Using LSTM and passing the context b/w batches. per_class_accuracy is changing, but the loss is not going down. Been stuck for long, not sure if there is an error in the Code?
I have multi-class classification problem based upon an imbalanced dataset
Dataset_type: CSV
Dataset_size: 20000
Based upon CSV data of sensors
X = 0.6986111111111111,0,0,1,0,1,0,0,0,1,0,0,0,0,1,0,0,0,1,1,0,0,0
Y = leaveHouse
Per class accuracy:
{'leaveHouse': 0.34932855, 'getDressed': 1.0, 'idle': 0.8074534, 'prepareBreakfast': 0.8, 'goToBed': 0.35583413, 'getDrink': 0.0, 'takeShower': 1.0, 'useToilet': 0.0, 'eatBreakfast': 0.8857143}
Training:
# Using loss weights, the inverse of class frequency
criterion = nn.CrossEntropyLoss(weight = class_weights)
hn, cn = model.init_hidden(batch_size)
for i, (input, label) in enumerate(trainLoader):
hn.detach_()
cn.detach_()
input = input.view(-1, seq_dim, input_dim)
if torch.cuda.is_available():
input = input.float().cuda()
label = label.cuda()
else:
input = input.float()
label = label
# Forward pass to get output/logits
output, (hn, cn) = model((input, (hn, cn)))
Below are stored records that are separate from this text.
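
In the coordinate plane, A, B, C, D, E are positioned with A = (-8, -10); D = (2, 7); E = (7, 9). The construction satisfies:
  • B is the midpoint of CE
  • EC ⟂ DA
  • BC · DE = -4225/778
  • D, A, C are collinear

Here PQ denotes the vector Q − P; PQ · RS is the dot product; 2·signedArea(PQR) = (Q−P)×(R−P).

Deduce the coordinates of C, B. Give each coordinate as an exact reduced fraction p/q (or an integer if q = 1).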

# Calculate Loss: softmax --> cross entropy loss
loss = criterion(output, label)#weig pram
running_loss += loss
loss.backward() # Backward pass
optimizer.step() # Now we can do an optimizer step
optimizer.zero_grad() # Reset gradients tensors
Network
class LSTMModel(nn.Module):
def init_hidden(self, batch_size):
self.batch_size = batch_size
if torch.cuda.is_available():
hn = torch.zeros(self.layer_dim, self.batch_size, self.hidden_dim).cuda()
# Initialize cell state
cn = torch.zeros(self.layer_dim, self.batch_size, self.hidden_dim).cuda()
else:
hn = torch.zeros(self.layer_dim, self.batch_size, self.hidden_dim)
# Initialize cell state
cn = torch.zeros(self.layer_dim, self.batch_size, self.hidden_dim)
return hn, cn
def __init__(self, input_dim, hidden_dim, layer_dim, output_dim, seq_dim):
super(LSTMModel, self).__init__()
# Hidden dimensions
self.hidden_dim = hidden_dim
# Number of hidden layers
self.layer_dim = layer_dim
self.input_dim = input_dim
# Building your LSTM
# batch_first=True causes input/output tensors to be of shape
# (batch_dim, seq_dim, feature_dim)
self.lstm = nn.LSTM(self.input_dim, hidden_dim, layer_dim, batch_first=True)
# Readout layer
self.fc = nn.Linear(hidden_dim, output_dim)
self.relu = nn.ReLU()
self.softmax = nn.Softmax(dim=1)
self.seq_dim = seq_dim
def forward(self, inputs):
# Initialize hidden state with zeros
input, (hn, cn) = inputs
input = input.view(-1, self.seq_dim, self.input_dim)
# time steps
out, (hn, cn) = self.lstm(input, (hn, cn))
# Index hidden state of last time step
out = self.fc(out[:, -1, :])
out = self.softmax(out)
return out, (hn,cn)
One problem you might have is CrossEntropyLoss combines a log softmax operation with negative log likelihood loss, but you're applying a softmax in your model. You should pass the raw logits out of the final layer to CrossEntropyLoss.
Also I an't say without seeing the models forward pass, but it looks like you're applying the softmax on dimension 1 to a tensor that (I'm inferring) has shape batch_size, sequence_length, output_dim, when you should be applying it along the output dim.